The answer John Paul II gave was simple. A woman is called to be a mother — sometimes in body, always in soul.

And as mothers, our job is to see every person we meet as the image of God, to nourish and nurture life all around us, to encourage, affirm, heal, teach, welcome and pay attention to every person God sends our way. It’s also to challenge people, helping them become who God made them to be, but doing so gently, controlling our strength, never breaking the bruised reed. We are to love tenaciously, sacrifice joyfully, and advocate persistently for the little and the least. And we’re to do it all with an eye to heaven, trusting God’s grace to work through all our own efforts, so as to lead people to everlasting life.
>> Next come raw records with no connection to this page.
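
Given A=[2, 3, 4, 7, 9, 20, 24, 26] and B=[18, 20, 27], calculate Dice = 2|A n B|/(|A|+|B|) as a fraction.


A intersect B = [20]
|A intersect B| = 1
|A| = 8, |B| = 3
Dice = 2*1 / (8+3)
= 2 / 11 = 2/11

2/11


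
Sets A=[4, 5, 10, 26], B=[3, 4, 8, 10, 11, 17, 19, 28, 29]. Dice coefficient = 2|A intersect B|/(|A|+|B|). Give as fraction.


A intersect B = [4, 10]
|A intersect B| = 2
|A| = 4, |B| = 9
Dice = 2*2 / (4+9)
= 4 / 13 = 4/13

4/13


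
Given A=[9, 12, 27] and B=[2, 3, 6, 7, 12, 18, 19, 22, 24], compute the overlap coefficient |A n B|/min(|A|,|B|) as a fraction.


A intersect B = [12]
|A intersect B| = 1
min(|A|, |B|) = min(3, 9) = 3
Overlap = 1 / 3 = 1/3

1/3


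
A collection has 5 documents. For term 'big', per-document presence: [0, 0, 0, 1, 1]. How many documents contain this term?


Checking each document for 'big':
Doc 1: absent
Doc 2: absent
Doc 3: absent
Doc 4: present
Doc 5: present
df = sum of presences = 0 + 0 + 0 + 1 + 1 = 2

2


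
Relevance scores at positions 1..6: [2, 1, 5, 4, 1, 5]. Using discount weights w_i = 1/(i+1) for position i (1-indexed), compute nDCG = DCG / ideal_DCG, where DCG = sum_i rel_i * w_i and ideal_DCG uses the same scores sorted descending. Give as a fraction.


Position discount weights w_i = 1/(i+1) for i=1..6:
Weights = [1/2, 1/3, 1/4, 1/5, 1/6, 1/7]
Actual relevance: [2, 1, 5, 4, 1, 5]
DCG = 2/2 + 1/3 + 5/4 + 4/5 + 1/6 + 5/7 = 597/140
Ideal relevance (sorted desc): [5, 5, 4, 2, 1, 1]
Ideal DCG = 5/2 + 5/3 + 4/4 + 2/5 + 1/6 + 1/7 = 617/105
nDCG = DCG / ideal_DCG = 597/140 / 617/105 = 1791/2468

1791/2468


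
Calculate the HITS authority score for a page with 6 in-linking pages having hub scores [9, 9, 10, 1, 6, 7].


Authority = sum of hub scores of in-linkers
In-link 1: hub score = 9
In-link 2: hub score = 9
In-link 3: hub score = 10
In-link 4: hub score = 1
In-link 5: hub score = 6
In-link 6: hub score = 7
Authority = 9 + 9 + 10 + 1 + 6 + 7 = 42

42


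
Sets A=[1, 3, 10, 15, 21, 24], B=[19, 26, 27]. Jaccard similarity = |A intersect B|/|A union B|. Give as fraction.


A intersect B = []
|A intersect B| = 0
A union B = [1, 3, 10, 15, 19, 21, 24, 26, 27]
|A union B| = 9
Jaccard = 0/9 = 0

0


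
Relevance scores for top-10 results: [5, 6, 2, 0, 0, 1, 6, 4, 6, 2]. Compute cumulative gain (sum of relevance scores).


Cumulative Gain = sum of relevance scores
Position 1: rel=5, running sum=5
Position 2: rel=6, running sum=11
Position 3: rel=2, running sum=13
Position 4: rel=0, running sum=13
Position 5: rel=0, running sum=13
Position 6: rel=1, running sum=14
Position 7: rel=6, running sum=20
Position 8: rel=4, running sum=24
Position 9: rel=6, running sum=30
Position 10: rel=2, running sum=32
CG = 32

32


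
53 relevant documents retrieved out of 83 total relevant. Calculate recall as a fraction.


Recall = retrieved_relevant / total_relevant
= 53 / 83
= 53 / (53 + 30)
= 53/83

53/83


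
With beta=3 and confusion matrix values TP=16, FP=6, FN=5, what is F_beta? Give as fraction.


P = TP/(TP+FP) = 16/22 = 8/11
R = TP/(TP+FN) = 16/21 = 16/21
beta^2 = 3^2 = 9
(1 + beta^2) = 10
Numerator = (1+beta^2)*P*R = 1280/231
Denominator = beta^2*P + R = 72/11 + 16/21 = 1688/231
F_beta = 160/211

160/211


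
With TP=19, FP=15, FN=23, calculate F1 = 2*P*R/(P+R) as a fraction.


F1 = 2 * P * R / (P + R)
P = TP/(TP+FP) = 19/34 = 19/34
R = TP/(TP+FN) = 19/42 = 19/42
2 * P * R = 2 * 19/34 * 19/42 = 361/714
P + R = 19/34 + 19/42 = 361/357
F1 = 361/714 / 361/357 = 1/2

1/2


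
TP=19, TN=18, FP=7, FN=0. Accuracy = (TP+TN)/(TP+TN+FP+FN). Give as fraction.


Accuracy = (TP + TN) / (TP + TN + FP + FN)
TP + TN = 19 + 18 = 37
Total = 19 + 18 + 7 + 0 = 44
Accuracy = 37 / 44 = 37/44

37/44


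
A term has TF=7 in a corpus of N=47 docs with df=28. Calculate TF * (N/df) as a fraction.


TF * (N/df)
= 7 * (47/28)
= 7 * 47/28
= 47/4

47/4


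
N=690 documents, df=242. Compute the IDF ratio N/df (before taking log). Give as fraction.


IDF ratio = N / df
= 690 / 242
= 345/121

345/121


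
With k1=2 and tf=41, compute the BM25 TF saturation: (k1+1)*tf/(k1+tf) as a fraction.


BM25 TF component = (k1+1)*tf / (k1+tf)
k1 = 2, tf = 41
Numerator = (2+1)*41 = 123
Denominator = 2 + 41 = 43
= 123/43 = 123/43

123/43


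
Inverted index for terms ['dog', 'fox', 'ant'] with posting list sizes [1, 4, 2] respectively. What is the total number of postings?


Summing posting list sizes:
'dog': 1 postings
'fox': 4 postings
'ant': 2 postings
Total = 1 + 4 + 2 = 7

7


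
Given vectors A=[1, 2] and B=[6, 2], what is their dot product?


Dot product = sum of element-wise products
A[0]*B[0] = 1*6 = 6
A[1]*B[1] = 2*2 = 4
Sum = 6 + 4 = 10

10


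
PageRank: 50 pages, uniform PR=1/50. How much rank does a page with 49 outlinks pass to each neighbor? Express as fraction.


Initial PR = 1/50 = 1/50
Outlinks = 49
Contribution per link = PR / outlinks
= 1/50 / 49
= 1/2450

1/2450


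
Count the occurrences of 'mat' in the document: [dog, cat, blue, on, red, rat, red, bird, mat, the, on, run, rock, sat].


Document has 14 words
Scanning for 'mat':
Found at positions: [8]
Count = 1

1


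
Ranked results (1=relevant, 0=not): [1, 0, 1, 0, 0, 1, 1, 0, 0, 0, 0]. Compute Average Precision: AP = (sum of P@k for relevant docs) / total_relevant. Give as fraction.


Computing P@k for each relevant position:
Position 1: relevant, P@1 = 1/1 = 1
Position 2: not relevant
Position 3: relevant, P@3 = 2/3 = 2/3
Position 4: not relevant
Position 5: not relevant
Position 6: relevant, P@6 = 3/6 = 1/2
Position 7: relevant, P@7 = 4/7 = 4/7
Position 8: not relevant
Position 9: not relevant
Position 10: not relevant
Position 11: not relevant
Sum of P@k = 1 + 2/3 + 1/2 + 4/7 = 115/42
AP = 115/42 / 4 = 115/168

115/168


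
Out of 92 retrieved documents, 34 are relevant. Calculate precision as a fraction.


Precision = relevant_retrieved / total_retrieved
= 34 / 92
= 34 / (34 + 58)
= 17/46

17/46


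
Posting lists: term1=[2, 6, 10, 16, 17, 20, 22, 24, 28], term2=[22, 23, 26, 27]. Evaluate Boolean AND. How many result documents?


Boolean AND: find intersection of posting lists
term1 docs: [2, 6, 10, 16, 17, 20, 22, 24, 28]
term2 docs: [22, 23, 26, 27]
Intersection: [22]
|intersection| = 1

1


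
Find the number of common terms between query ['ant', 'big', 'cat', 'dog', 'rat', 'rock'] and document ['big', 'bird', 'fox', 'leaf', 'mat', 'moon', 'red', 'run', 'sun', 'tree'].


Query terms: ['ant', 'big', 'cat', 'dog', 'rat', 'rock']
Document terms: ['big', 'bird', 'fox', 'leaf', 'mat', 'moon', 'red', 'run', 'sun', 'tree']
Common terms: ['big']
Overlap count = 1

1


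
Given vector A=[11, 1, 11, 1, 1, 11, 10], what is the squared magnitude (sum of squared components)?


|A|^2 = sum of squared components
A[0]^2 = 11^2 = 121
A[1]^2 = 1^2 = 1
A[2]^2 = 11^2 = 121
A[3]^2 = 1^2 = 1
A[4]^2 = 1^2 = 1
A[5]^2 = 11^2 = 121
A[6]^2 = 10^2 = 100
Sum = 121 + 1 + 121 + 1 + 1 + 121 + 100 = 466

466


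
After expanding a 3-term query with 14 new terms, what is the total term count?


Original terms: 3
Expansion terms: 14
Total = 3 + 14 = 17

17


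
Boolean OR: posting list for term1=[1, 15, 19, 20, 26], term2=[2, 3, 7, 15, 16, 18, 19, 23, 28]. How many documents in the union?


Boolean OR: find union of posting lists
term1 docs: [1, 15, 19, 20, 26]
term2 docs: [2, 3, 7, 15, 16, 18, 19, 23, 28]
Union: [1, 2, 3, 7, 15, 16, 18, 19, 20, 23, 26, 28]
|union| = 12

12


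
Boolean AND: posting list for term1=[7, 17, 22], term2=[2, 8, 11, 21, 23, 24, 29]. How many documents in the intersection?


Boolean AND: find intersection of posting lists
term1 docs: [7, 17, 22]
term2 docs: [2, 8, 11, 21, 23, 24, 29]
Intersection: []
|intersection| = 0

0


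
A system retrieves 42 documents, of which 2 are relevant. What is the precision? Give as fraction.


Precision = relevant_retrieved / total_retrieved
= 2 / 42
= 2 / (2 + 40)
= 1/21

1/21


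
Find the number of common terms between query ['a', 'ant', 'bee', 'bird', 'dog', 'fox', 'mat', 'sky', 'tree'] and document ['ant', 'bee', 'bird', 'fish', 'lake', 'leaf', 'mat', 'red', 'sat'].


Query terms: ['a', 'ant', 'bee', 'bird', 'dog', 'fox', 'mat', 'sky', 'tree']
Document terms: ['ant', 'bee', 'bird', 'fish', 'lake', 'leaf', 'mat', 'red', 'sat']
Common terms: ['ant', 'bee', 'bird', 'mat']
Overlap count = 4

4


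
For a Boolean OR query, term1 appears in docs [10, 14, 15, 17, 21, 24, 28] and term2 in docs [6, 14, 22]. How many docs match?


Boolean OR: find union of posting lists
term1 docs: [10, 14, 15, 17, 21, 24, 28]
term2 docs: [6, 14, 22]
Union: [6, 10, 14, 15, 17, 21, 22, 24, 28]
|union| = 9

9


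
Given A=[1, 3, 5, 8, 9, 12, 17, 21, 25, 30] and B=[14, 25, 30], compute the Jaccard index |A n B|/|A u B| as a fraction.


A intersect B = [25, 30]
|A intersect B| = 2
A union B = [1, 3, 5, 8, 9, 12, 14, 17, 21, 25, 30]
|A union B| = 11
Jaccard = 2/11 = 2/11

2/11


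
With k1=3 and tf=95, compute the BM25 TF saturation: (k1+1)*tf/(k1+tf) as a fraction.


BM25 TF component = (k1+1)*tf / (k1+tf)
k1 = 3, tf = 95
Numerator = (3+1)*95 = 380
Denominator = 3 + 95 = 98
= 380/98 = 190/49

190/49


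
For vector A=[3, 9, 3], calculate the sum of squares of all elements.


|A|^2 = sum of squared components
A[0]^2 = 3^2 = 9
A[1]^2 = 9^2 = 81
A[2]^2 = 3^2 = 9
Sum = 9 + 81 + 9 = 99

99


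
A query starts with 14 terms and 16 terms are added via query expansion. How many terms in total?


Original terms: 14
Expansion terms: 16
Total = 14 + 16 = 30

30


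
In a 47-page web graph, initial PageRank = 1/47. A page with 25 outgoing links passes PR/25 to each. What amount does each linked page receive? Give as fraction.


Initial PR = 1/47 = 1/47
Outlinks = 25
Contribution per link = PR / outlinks
= 1/47 / 25
= 1/1175

1/1175


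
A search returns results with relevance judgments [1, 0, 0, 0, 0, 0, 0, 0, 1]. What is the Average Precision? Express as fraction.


Computing P@k for each relevant position:
Position 1: relevant, P@1 = 1/1 = 1
Position 2: not relevant
Position 3: not relevant
Position 4: not relevant
Position 5: not relevant
Position 6: not relevant
Position 7: not relevant
Position 8: not relevant
Position 9: relevant, P@9 = 2/9 = 2/9
Sum of P@k = 1 + 2/9 = 11/9
AP = 11/9 / 2 = 11/18

11/18


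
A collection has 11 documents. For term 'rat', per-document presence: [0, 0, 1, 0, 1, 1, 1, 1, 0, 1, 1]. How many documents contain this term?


Checking each document for 'rat':
Doc 1: absent
Doc 2: absent
Doc 3: present
Doc 4: absent
Doc 5: present
Doc 6: present
Doc 7: present
Doc 8: present
Doc 9: absent
Doc 10: present
Doc 11: present
df = sum of presences = 0 + 0 + 1 + 0 + 1 + 1 + 1 + 1 + 0 + 1 + 1 = 7

7


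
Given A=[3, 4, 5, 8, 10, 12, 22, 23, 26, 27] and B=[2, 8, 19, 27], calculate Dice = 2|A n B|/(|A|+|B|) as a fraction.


A intersect B = [8, 27]
|A intersect B| = 2
|A| = 10, |B| = 4
Dice = 2*2 / (10+4)
= 4 / 14 = 2/7

2/7


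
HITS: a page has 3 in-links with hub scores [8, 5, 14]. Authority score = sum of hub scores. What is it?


Authority = sum of hub scores of in-linkers
In-link 1: hub score = 8
In-link 2: hub score = 5
In-link 3: hub score = 14
Authority = 8 + 5 + 14 = 27

27


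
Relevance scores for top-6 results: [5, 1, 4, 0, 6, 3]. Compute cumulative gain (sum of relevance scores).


Cumulative Gain = sum of relevance scores
Position 1: rel=5, running sum=5
Position 2: rel=1, running sum=6
Position 3: rel=4, running sum=10
Position 4: rel=0, running sum=10
Position 5: rel=6, running sum=16
Position 6: rel=3, running sum=19
CG = 19

19


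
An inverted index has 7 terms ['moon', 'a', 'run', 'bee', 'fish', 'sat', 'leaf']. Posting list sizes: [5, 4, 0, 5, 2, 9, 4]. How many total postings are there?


Summing posting list sizes:
'moon': 5 postings
'a': 4 postings
'run': 0 postings
'bee': 5 postings
'fish': 2 postings
'sat': 9 postings
'leaf': 4 postings
Total = 5 + 4 + 0 + 5 + 2 + 9 + 4 = 29

29


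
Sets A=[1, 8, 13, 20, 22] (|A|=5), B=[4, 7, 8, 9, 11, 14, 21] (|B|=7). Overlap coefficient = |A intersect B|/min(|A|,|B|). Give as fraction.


A intersect B = [8]
|A intersect B| = 1
min(|A|, |B|) = min(5, 7) = 5
Overlap = 1 / 5 = 1/5

1/5


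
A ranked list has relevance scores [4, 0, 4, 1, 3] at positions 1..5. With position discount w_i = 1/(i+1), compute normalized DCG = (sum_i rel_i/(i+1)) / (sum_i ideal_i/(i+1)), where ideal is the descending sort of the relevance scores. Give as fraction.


Position discount weights w_i = 1/(i+1) for i=1..5:
Weights = [1/2, 1/3, 1/4, 1/5, 1/6]
Actual relevance: [4, 0, 4, 1, 3]
DCG = 4/2 + 0/3 + 4/4 + 1/5 + 3/6 = 37/10
Ideal relevance (sorted desc): [4, 4, 3, 1, 0]
Ideal DCG = 4/2 + 4/3 + 3/4 + 1/5 + 0/6 = 257/60
nDCG = DCG / ideal_DCG = 37/10 / 257/60 = 222/257

222/257


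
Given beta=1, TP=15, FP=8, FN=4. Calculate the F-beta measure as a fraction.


P = TP/(TP+FP) = 15/23 = 15/23
R = TP/(TP+FN) = 15/19 = 15/19
beta^2 = 1^2 = 1
(1 + beta^2) = 2
Numerator = (1+beta^2)*P*R = 450/437
Denominator = beta^2*P + R = 15/23 + 15/19 = 630/437
F_beta = 5/7

5/7


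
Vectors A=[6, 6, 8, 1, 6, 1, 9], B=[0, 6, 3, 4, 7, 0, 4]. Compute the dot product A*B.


Dot product = sum of element-wise products
A[0]*B[0] = 6*0 = 0
A[1]*B[1] = 6*6 = 36
A[2]*B[2] = 8*3 = 24
A[3]*B[3] = 1*4 = 4
A[4]*B[4] = 6*7 = 42
A[5]*B[5] = 1*0 = 0
A[6]*B[6] = 9*4 = 36
Sum = 0 + 36 + 24 + 4 + 42 + 0 + 36 = 142

142


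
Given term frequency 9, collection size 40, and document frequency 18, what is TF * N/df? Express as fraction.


TF * (N/df)
= 9 * (40/18)
= 9 * 20/9
= 20

20


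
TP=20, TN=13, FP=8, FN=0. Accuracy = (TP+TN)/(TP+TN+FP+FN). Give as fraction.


Accuracy = (TP + TN) / (TP + TN + FP + FN)
TP + TN = 20 + 13 = 33
Total = 20 + 13 + 8 + 0 = 41
Accuracy = 33 / 41 = 33/41

33/41


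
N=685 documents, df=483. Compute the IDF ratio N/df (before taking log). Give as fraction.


IDF ratio = N / df
= 685 / 483
= 685/483

685/483


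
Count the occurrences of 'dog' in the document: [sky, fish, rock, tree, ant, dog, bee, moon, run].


Document has 9 words
Scanning for 'dog':
Found at positions: [5]
Count = 1

1


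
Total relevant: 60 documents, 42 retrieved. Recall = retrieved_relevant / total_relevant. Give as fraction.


Recall = retrieved_relevant / total_relevant
= 42 / 60
= 42 / (42 + 18)
= 7/10

7/10


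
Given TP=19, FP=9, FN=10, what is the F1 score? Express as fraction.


F1 = 2 * P * R / (P + R)
P = TP/(TP+FP) = 19/28 = 19/28
R = TP/(TP+FN) = 19/29 = 19/29
2 * P * R = 2 * 19/28 * 19/29 = 361/406
P + R = 19/28 + 19/29 = 1083/812
F1 = 361/406 / 1083/812 = 2/3

2/3


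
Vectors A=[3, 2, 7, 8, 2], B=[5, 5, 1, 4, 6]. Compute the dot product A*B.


Dot product = sum of element-wise products
A[0]*B[0] = 3*5 = 15
A[1]*B[1] = 2*5 = 10
A[2]*B[2] = 7*1 = 7
A[3]*B[3] = 8*4 = 32
A[4]*B[4] = 2*6 = 12
Sum = 15 + 10 + 7 + 32 + 12 = 76

76


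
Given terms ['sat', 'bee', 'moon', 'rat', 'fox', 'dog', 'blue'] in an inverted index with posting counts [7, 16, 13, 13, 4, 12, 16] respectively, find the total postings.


Summing posting list sizes:
'sat': 7 postings
'bee': 16 postings
'moon': 13 postings
'rat': 13 postings
'fox': 4 postings
'dog': 12 postings
'blue': 16 postings
Total = 7 + 16 + 13 + 13 + 4 + 12 + 16 = 81

81


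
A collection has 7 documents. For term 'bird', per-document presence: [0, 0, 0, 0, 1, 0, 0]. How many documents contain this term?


Checking each document for 'bird':
Doc 1: absent
Doc 2: absent
Doc 3: absent
Doc 4: absent
Doc 5: present
Doc 6: absent
Doc 7: absent
df = sum of presences = 0 + 0 + 0 + 0 + 1 + 0 + 0 = 1

1


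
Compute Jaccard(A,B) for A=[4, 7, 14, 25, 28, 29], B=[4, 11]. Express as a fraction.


A intersect B = [4]
|A intersect B| = 1
A union B = [4, 7, 11, 14, 25, 28, 29]
|A union B| = 7
Jaccard = 1/7 = 1/7

1/7


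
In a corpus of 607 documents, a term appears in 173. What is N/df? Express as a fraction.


IDF ratio = N / df
= 607 / 173
= 607/173

607/173


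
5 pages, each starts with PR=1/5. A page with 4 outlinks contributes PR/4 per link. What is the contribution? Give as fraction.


Initial PR = 1/5 = 1/5
Outlinks = 4
Contribution per link = PR / outlinks
= 1/5 / 4
= 1/20

1/20


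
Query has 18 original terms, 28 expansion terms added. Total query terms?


Original terms: 18
Expansion terms: 28
Total = 18 + 28 = 46

46


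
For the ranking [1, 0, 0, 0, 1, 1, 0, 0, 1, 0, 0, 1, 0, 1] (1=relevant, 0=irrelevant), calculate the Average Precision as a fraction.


Computing P@k for each relevant position:
Position 1: relevant, P@1 = 1/1 = 1
Position 2: not relevant
Position 3: not relevant
Position 4: not relevant
Position 5: relevant, P@5 = 2/5 = 2/5
Position 6: relevant, P@6 = 3/6 = 1/2
Position 7: not relevant
Position 8: not relevant
Position 9: relevant, P@9 = 4/9 = 4/9
Position 10: not relevant
Position 11: not relevant
Position 12: relevant, P@12 = 5/12 = 5/12
Position 13: not relevant
Position 14: relevant, P@14 = 6/14 = 3/7
Sum of P@k = 1 + 2/5 + 1/2 + 4/9 + 5/12 + 3/7 = 4019/1260
AP = 4019/1260 / 6 = 4019/7560

4019/7560


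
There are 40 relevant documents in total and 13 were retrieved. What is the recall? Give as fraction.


Recall = retrieved_relevant / total_relevant
= 13 / 40
= 13 / (13 + 27)
= 13/40

13/40


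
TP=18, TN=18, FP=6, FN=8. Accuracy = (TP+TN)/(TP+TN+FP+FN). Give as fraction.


Accuracy = (TP + TN) / (TP + TN + FP + FN)
TP + TN = 18 + 18 = 36
Total = 18 + 18 + 6 + 8 = 50
Accuracy = 36 / 50 = 18/25

18/25


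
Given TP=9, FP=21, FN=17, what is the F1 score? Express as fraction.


F1 = 2 * P * R / (P + R)
P = TP/(TP+FP) = 9/30 = 3/10
R = TP/(TP+FN) = 9/26 = 9/26
2 * P * R = 2 * 3/10 * 9/26 = 27/130
P + R = 3/10 + 9/26 = 42/65
F1 = 27/130 / 42/65 = 9/28

9/28


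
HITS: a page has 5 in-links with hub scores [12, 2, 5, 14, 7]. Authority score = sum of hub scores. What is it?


Authority = sum of hub scores of in-linkers
In-link 1: hub score = 12
In-link 2: hub score = 2
In-link 3: hub score = 5
In-link 4: hub score = 14
In-link 5: hub score = 7
Authority = 12 + 2 + 5 + 14 + 7 = 40

40


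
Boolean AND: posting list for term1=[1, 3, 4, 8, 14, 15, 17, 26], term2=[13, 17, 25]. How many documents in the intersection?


Boolean AND: find intersection of posting lists
term1 docs: [1, 3, 4, 8, 14, 15, 17, 26]
term2 docs: [13, 17, 25]
Intersection: [17]
|intersection| = 1

1


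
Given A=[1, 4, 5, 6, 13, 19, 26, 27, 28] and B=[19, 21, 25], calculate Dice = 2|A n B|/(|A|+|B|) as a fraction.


A intersect B = [19]
|A intersect B| = 1
|A| = 9, |B| = 3
Dice = 2*1 / (9+3)
= 2 / 12 = 1/6

1/6


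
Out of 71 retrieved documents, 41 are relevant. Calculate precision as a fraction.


Precision = relevant_retrieved / total_retrieved
= 41 / 71
= 41 / (41 + 30)
= 41/71

41/71


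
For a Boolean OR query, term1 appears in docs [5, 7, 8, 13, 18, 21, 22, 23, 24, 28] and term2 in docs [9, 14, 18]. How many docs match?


Boolean OR: find union of posting lists
term1 docs: [5, 7, 8, 13, 18, 21, 22, 23, 24, 28]
term2 docs: [9, 14, 18]
Union: [5, 7, 8, 9, 13, 14, 18, 21, 22, 23, 24, 28]
|union| = 12

12


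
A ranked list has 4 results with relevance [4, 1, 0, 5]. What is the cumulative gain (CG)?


Cumulative Gain = sum of relevance scores
Position 1: rel=4, running sum=4
Position 2: rel=1, running sum=5
Position 3: rel=0, running sum=5
Position 4: rel=5, running sum=10
CG = 10

10


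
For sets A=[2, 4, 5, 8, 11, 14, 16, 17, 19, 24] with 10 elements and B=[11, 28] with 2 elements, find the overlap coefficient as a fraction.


A intersect B = [11]
|A intersect B| = 1
min(|A|, |B|) = min(10, 2) = 2
Overlap = 1 / 2 = 1/2

1/2


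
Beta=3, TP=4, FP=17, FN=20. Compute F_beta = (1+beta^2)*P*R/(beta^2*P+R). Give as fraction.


P = TP/(TP+FP) = 4/21 = 4/21
R = TP/(TP+FN) = 4/24 = 1/6
beta^2 = 3^2 = 9
(1 + beta^2) = 10
Numerator = (1+beta^2)*P*R = 20/63
Denominator = beta^2*P + R = 12/7 + 1/6 = 79/42
F_beta = 40/237

40/237


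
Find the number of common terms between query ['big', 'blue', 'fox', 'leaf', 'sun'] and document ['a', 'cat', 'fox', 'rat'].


Query terms: ['big', 'blue', 'fox', 'leaf', 'sun']
Document terms: ['a', 'cat', 'fox', 'rat']
Common terms: ['fox']
Overlap count = 1

1


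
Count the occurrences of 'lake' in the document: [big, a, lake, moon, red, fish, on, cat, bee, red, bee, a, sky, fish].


Document has 14 words
Scanning for 'lake':
Found at positions: [2]
Count = 1

1


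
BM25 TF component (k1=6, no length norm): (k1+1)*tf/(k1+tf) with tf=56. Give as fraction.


BM25 TF component = (k1+1)*tf / (k1+tf)
k1 = 6, tf = 56
Numerator = (6+1)*56 = 392
Denominator = 6 + 56 = 62
= 392/62 = 196/31

196/31


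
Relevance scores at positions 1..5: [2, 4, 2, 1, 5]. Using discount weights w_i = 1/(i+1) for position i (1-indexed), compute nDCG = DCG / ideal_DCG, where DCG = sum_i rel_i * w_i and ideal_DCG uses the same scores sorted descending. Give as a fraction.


Position discount weights w_i = 1/(i+1) for i=1..5:
Weights = [1/2, 1/3, 1/4, 1/5, 1/6]
Actual relevance: [2, 4, 2, 1, 5]
DCG = 2/2 + 4/3 + 2/4 + 1/5 + 5/6 = 58/15
Ideal relevance (sorted desc): [5, 4, 2, 2, 1]
Ideal DCG = 5/2 + 4/3 + 2/4 + 2/5 + 1/6 = 49/10
nDCG = DCG / ideal_DCG = 58/15 / 49/10 = 116/147

116/147


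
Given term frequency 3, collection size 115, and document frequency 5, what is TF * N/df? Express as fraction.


TF * (N/df)
= 3 * (115/5)
= 3 * 23
= 69

69


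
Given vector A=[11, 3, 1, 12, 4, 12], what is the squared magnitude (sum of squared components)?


|A|^2 = sum of squared components
A[0]^2 = 11^2 = 121
A[1]^2 = 3^2 = 9
A[2]^2 = 1^2 = 1
A[3]^2 = 12^2 = 144
A[4]^2 = 4^2 = 16
A[5]^2 = 12^2 = 144
Sum = 121 + 9 + 1 + 144 + 16 + 144 = 435

435


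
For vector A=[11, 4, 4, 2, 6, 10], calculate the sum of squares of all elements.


|A|^2 = sum of squared components
A[0]^2 = 11^2 = 121
A[1]^2 = 4^2 = 16
A[2]^2 = 4^2 = 16
A[3]^2 = 2^2 = 4
A[4]^2 = 6^2 = 36
A[5]^2 = 10^2 = 100
Sum = 121 + 16 + 16 + 4 + 36 + 100 = 293

293


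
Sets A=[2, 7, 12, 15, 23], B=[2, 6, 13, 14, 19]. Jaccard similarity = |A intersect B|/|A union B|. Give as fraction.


A intersect B = [2]
|A intersect B| = 1
A union B = [2, 6, 7, 12, 13, 14, 15, 19, 23]
|A union B| = 9
Jaccard = 1/9 = 1/9

1/9


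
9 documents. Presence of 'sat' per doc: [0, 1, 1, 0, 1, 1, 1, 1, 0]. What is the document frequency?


Checking each document for 'sat':
Doc 1: absent
Doc 2: present
Doc 3: present
Doc 4: absent
Doc 5: present
Doc 6: present
Doc 7: present
Doc 8: present
Doc 9: absent
df = sum of presences = 0 + 1 + 1 + 0 + 1 + 1 + 1 + 1 + 0 = 6

6


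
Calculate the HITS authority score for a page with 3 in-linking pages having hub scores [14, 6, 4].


Authority = sum of hub scores of in-linkers
In-link 1: hub score = 14
In-link 2: hub score = 6
In-link 3: hub score = 4
Authority = 14 + 6 + 4 = 24

24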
In short, women are people who love others to holiness, prioritizing the person over all other goods and seeing the greatness of each individual soul.

That is our “feminine genius.” That is the vision of woman John Paul II gave the world 25 years ago. And it’s a vision so many still need to learn.

But each of us who hears the call issued to us in “Letter to Women” can make that possible. The more we say Yes to Jesus and become the women he made us to be, the more we can join John Paul II in revealing to women and the world “the beauty — not merely physical, but above all spiritual — which God bestowed from the very beginning on” us all (12).

Emily Stimpson Chapman, a wife, adoptive mother and author, writes from Pittsburgh.